Sen. Joe Manchin says Biden’s infrastructure bill can be as large as $4 trillion as long as it’s paid for with tax increases

Joe Manchin
Sen. Joe Manchin, D-W.Va., speaks during a Senate Committee on Energy and Natural Resources hearing on Capitol Hill on Feb. 24, 2021. Leigh Vogel/Pool via AP, File
  • Sen. Joe Manchin says a big infrastructure package must be paid for with tax increases.
  • Having passed a COVID-19 stimulus, Biden is now targeting a major infrastructure and climate bill.
  • Manchin chairs the Energy and Commerce Committee in the Senate, making him a key player.
  • Visit the Business section of Insider for more stories.

Sen. Joe Manchin of West Virginia said on Sunday that he supports Congress passing a massive infrastructure bill – as long as it’s paid for with tax increases and doesn’t add to the country’s deficit.

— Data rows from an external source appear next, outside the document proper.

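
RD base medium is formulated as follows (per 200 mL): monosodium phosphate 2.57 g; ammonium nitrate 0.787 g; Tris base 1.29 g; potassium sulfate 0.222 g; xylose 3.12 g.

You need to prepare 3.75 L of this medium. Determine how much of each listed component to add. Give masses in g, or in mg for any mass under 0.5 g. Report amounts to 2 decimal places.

Scale factor = 3750 mL / 200 mL = 18.75.
monosodium phosphate: 2.57 g × (3750 mL / 200 mL) = 48.19 g
ammonium nitrate: 0.787 g × (3750 mL / 200 mL) = 14.76 g
Tris base: 1.29 g × (3750 mL / 200 mL) = 24.19 g
potassium sulfate: 0.222 g × (3750 mL / 200 mL) = 4.16 g
xylose: 3.12 g × (3750 mL / 200 mL) = 58.50 g

monosodium phosphate 48.19 g; ammonium nitrate 14.76 g; Tris base 24.19 g; potassium sulfate 4.16 g; xylose 58.50 g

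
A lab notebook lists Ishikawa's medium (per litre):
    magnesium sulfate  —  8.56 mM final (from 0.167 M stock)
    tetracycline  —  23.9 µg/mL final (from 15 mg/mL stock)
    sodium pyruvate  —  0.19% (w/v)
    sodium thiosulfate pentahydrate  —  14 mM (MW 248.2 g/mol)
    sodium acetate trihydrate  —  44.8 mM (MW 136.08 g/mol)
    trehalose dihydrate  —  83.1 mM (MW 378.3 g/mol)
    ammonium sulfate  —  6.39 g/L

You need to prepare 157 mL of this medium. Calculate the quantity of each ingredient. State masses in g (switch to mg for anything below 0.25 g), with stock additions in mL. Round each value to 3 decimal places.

magnesium sulfate 8.047 mL; tetracycline 0.250 mL; sodium pyruvate 0.298 g; sodium thiosulfate pentahydrate 0.546 g; sodium acetate trihydrate 0.957 g; trehalose dihydrate 4.936 g; ammonium sulfate 1.003 g

Target volume = 157 mL = 0.157 L.
magnesium sulfate: dilute stock: 8.56 mM × 157 mL ÷ 167 mM = 8.047 mL
tetracycline: V = C2·V2/C1 = 23.9 µg/mL × 157 mL ÷ 15000 µg/mL = 0.250 mL
sodium pyruvate: 0.19 g per 100 mL × 157 mL ÷ 100 = 0.298 g
sodium thiosulfate pentahydrate: 14 mmol/L × 248.2 g/mol × 0.157 L ÷ 1000 = 0.546 g
sodium acetate trihydrate: 44.8 mmol/L × 136.08 g/mol × 0.157 L ÷ 1000 = 0.957 g
trehalose dihydrate: 83.1 mmol/L × 378.3 g/mol × 0.157 L ÷ 1000 = 4.936 g
ammonium sulfate: 6.39 g/L × 0.157 L = 1.003 g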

Manchin told Axios’ Mike Allen on “Axios on HBO” that he would be willing to get behind a bill as large as $US4 ($5) trillion if it’s funded by tax hikes, noting that he will require the bill to be fully funded as a beginning place for negotiations.

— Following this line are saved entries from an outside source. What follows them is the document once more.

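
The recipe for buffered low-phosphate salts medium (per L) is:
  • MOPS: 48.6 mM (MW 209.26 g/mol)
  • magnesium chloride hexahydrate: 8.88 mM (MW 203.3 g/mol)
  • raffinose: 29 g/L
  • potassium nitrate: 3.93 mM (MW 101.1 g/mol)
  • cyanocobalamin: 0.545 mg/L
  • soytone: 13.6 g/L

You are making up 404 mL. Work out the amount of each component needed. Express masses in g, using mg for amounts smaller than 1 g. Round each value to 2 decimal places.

Target volume = 404 mL = 0.404 L.
MOPS: 48.6 mmol/L × 209.26 g/mol × 0.404 L ÷ 1000 = 4.11 g
magnesium chloride hexahydrate: 8.88 mmol/L × 203.3 mg/mmol × 0.404 L = 729.34 mg
raffinose: 29 g/L × 0.404 L = 11.72 g
potassium nitrate: 3.93 mmol/L × 101.1 mg/mmol × 0.404 L = 160.52 mg
cyanocobalamin: 0.545 mg/L × 0.404 L = 0.22 mg
soytone: 13.6 g/L × 0.404 L = 5.49 g

MOPS 4.11 g; magnesium chloride hexahydrate 729.34 mg; raffinose 11.72 g; potassium nitrate 160.52 mg; cyanocobalamin 0.22 mg; soytone 5.49 g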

The senator cited his concern over the federal deficit, telling Axios that allowing the deficit to swell further could push the US into “a tremendous deep recession that could lead into a depression if we’re not careful,” adding, “We’re just setting ourselves up.”

The US’ federal deficit is projected to be $US2.3 ($3) trillion for the 2021 fiscal year, according to the Congressional Budget Office, CNBC reported in February. This amount doesn’t include the American Rescue Plan, a $US1.9 ($2) trillion economic relief and COVID-19 aid package, that the Senate passed over the weekend.

The Senate used budget reconciliation, a process that allows legislation related to the federal budget to be passed with a simple majority of present senators as opposed to the three-fifths majority, to move forward with the stimulus.

Still, the process was mired in chaos on Friday and dragged into the early hours of Saturday morning partly due to Manchin holding out to negotiate his position on the amount and duration of supplemental employment benefits that would be included in the bill.

Ultimately, the bill passed 50-49 with Manchin’s support but without a single Republican vote. It now heads back to the House for final passage before heading to President Joe Biden’s desk to be signed into law.

While an infrastructure package could also be passed through reconciliation, Manchin said he won’t accept an infrastructure bill that, like the COVID-19 relief package, has zero support from Republicans.

“I’m not going to do it through reconciliation,” Manchin told Axios. “I am not going to get on a bill that cuts them out completely before we start trying.”

The West Virginia Democrat told Axios that he believes it’s possible and, in his view, necessary to get 60 votes for a bipartisan infrastructure package.

Manchin will play a crucial role in shepherding a potential infrastructure bill through the chamber as both the chairman of the Senate Energy and Commerce Committee and as a crucial vote that Democrats can’t afford to lose.